Das AND was Du da verwendest ist übrigens nicht zum Addieren, sondern zum logischen Vergleich (z.B. ob zwei Variablen TRUE sind)


----------



## Heinileini (16 Mai 2022)

DeltaMikeAir schrieb:


> Oder
> Anhang anzeigen 61089


Und ich hätte eher auf eine StrohBeere getippt, obwohl die ja eigentlich eine Nuss sein soll ... 
So kann man sich täuschen, Michael.

Codesys 2.3 oder Codesys 3 oder ZwillingsKatze oder ... ?


----------



## MIchael745 (16 Mai 2022)

Vivavis Ehem IDS


----------



## DeltaMikeAir (16 Mai 2022)

MIchael745 schrieb:


> Vivavis Ehem IDS


??


----------



## oliver.tonn (16 Mai 2022)

MIchael745 schrieb:


> Vivavis Ehem IDS


Schon mal etwas, damit kennen wir den Hersteller (Vivavis) und wissen, wie er früher hieß (Ehem = ehemals, IDS), aber damit wissen wir nicht eine Sache mehr, die wir alle hier gefragt haben.
Bitte sei nicht böse, aber so langsam sinkt der Lustfaktor zu helfen.
Nochmals, welche Steuerung von Vivavis hast Du, welches Codesys (V2, V3, V3.5) nutzt Du, und in welcher Version genau.
Hat mein Tipp mit dem SEL vielleicht schon geholfen. Was ich da noch vergessen hatte war, dass Du zur Erhöhung noch ein ADD zur Addition nutzen müsstest.


----------



## DeltaMikeAir (16 Mai 2022)

Ganze Sätze wären vielleicht hilfreich.


----------



## MIchael745 (16 Mai 2022)

Also Gut ich habe von Vivavis die AcosCU7xx (750) Ich habe die Version von Codesys SP15 Patch 3.
So ich möchte bei einem Sollwert bei einem betsimmten Eingang (BOOL) wenn er 1 ist einen anderen Sollwert hinzufügen Addieren , oder auf einen Anderen Sollwert umschalten. Worauf ich jetzt schon SEL und MUX probiert habe in der Simulation aber es schaltet nicht um


Gruß Michael


----------



## oliver.tonn (16 Mai 2022)

MIchael745 schrieb:


> Also Gut ich habe von Vivavis die AcosCU7xx (750) Ich habe die Version von Codesys SP15 Patch 3.
> So ich möchte bei einem Sollwert bei einem betsimmten Eingang (BOOL) wenn er 1 ist einen anderen Sollwert hinzufügen Addieren , oder auf einen Anderen Sollwert umschalten.
> 
> 
> Gruß Michael


Siehe meinen Vorschlag mit SEL und ADD.


----------



## DeltaMikeAir (16 Mai 2022)

MIchael745 schrieb:


> Also Gut ich habe von Vivavis die AcosCU7xx (750) Ich habe die Version von Codesys SP15 Patch 3.


Meine Herren


oliver.tonn schrieb:


> welches Codesys (V2, V3, V3.5)


aber egal, Oliver hat ja schon einen vernünftigen Vorlschlag gemacht.


----------



## MIchael745 (16 Mai 2022)

DeltaMikeAir schrieb:


> Meine Herren
> 
> aber egal, Oliver hat ja schon einen vernünftigen Vorlschlag gemacht.
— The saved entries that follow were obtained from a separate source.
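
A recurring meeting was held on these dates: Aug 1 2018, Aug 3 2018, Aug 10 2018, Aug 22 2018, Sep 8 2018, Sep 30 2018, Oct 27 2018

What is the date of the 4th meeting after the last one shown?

Apr 3 2019

The spacing grows by 5 each time: 2, 7, 12, 17, 22, 27 days.
Next gap: 32 days. Oct 27 2018 + 32 days = Nov 28 2018.
Next gap: 37 days. Nov 28 2018 + 37 days = Jan 4 2019.
Next gap: 42 days. Jan 4 2019 + 42 days = Feb 15 2019.
Next gap: 47 days. Feb 15 2019 + 47 days = Apr 3 2019.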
Ach Sorry  3.5 hab ich vergessen hinzuzufügen


----------



## MIchael745 (16 Mai 2022)

HAbe den SEL mal versucht , habe aber nur die Eeingänge G / IN0 / IN1 auf Youtube habe ich noch einen EN . Wennich ich ihn so Programmiere geht das nichts. Fehlt mir noch eine Bibliothek.


----------



## oliver.tonn (16 Mai 2022)

Was ist denn Eingang_1 für eine Variable? Mit der hat Dein Programm ja offensichtlich ein Problem, was man an der Linie erkennt.


----------



## oliver.tonn (16 Mai 2022)

SEL nimmt von zwei möglichen Werten einen. Wenn die Variable bei G TRUE ist den an IN1, ansonsten den an IN0.


----------



## MIchael745 (16 Mai 2022)

oliver.tonn schrieb:


> SEL nimmt von zwei möglichen Werten einen. Wenn die Variable bei G TRUE ist den an IN1, ansonsten den an IN0.





oliver.tonn schrieb:


> Was ist denn Eingang_1 für eine Variable? Mit der hat Dein Programm ja offensichtlich ein Problem, was man an der Linie erkenn


Da steht INT hatte auch schon Bool.


----------



## oliver.tonn (16 Mai 2022)

Ich glaube Du solltest Dir im Hilfetext mal die Erklärung von SEL und ADD durchlesen, damit klar wird, was diese machen.
Die Funktion von SEL habe ich schon erklärt und an G macht ein INT keinen Sinn, höchstens, wenn es in eine boolsche Bedingung, z.B. Eingang1 > 1000, integriert ist.


----------



## wollvieh (16 Mai 2022)

Auf den SEL Baustein gehen, dann kannst Du mit der rechten Maustaste EN, In/out  hinzufügen...


----------



## Heinileini (16 Mai 2022)

wollvieh schrieb:


> Auf den SEL Baustein gehen, dann kannst Du mit der rechten Maustaste EN, In/out  hinzufügen...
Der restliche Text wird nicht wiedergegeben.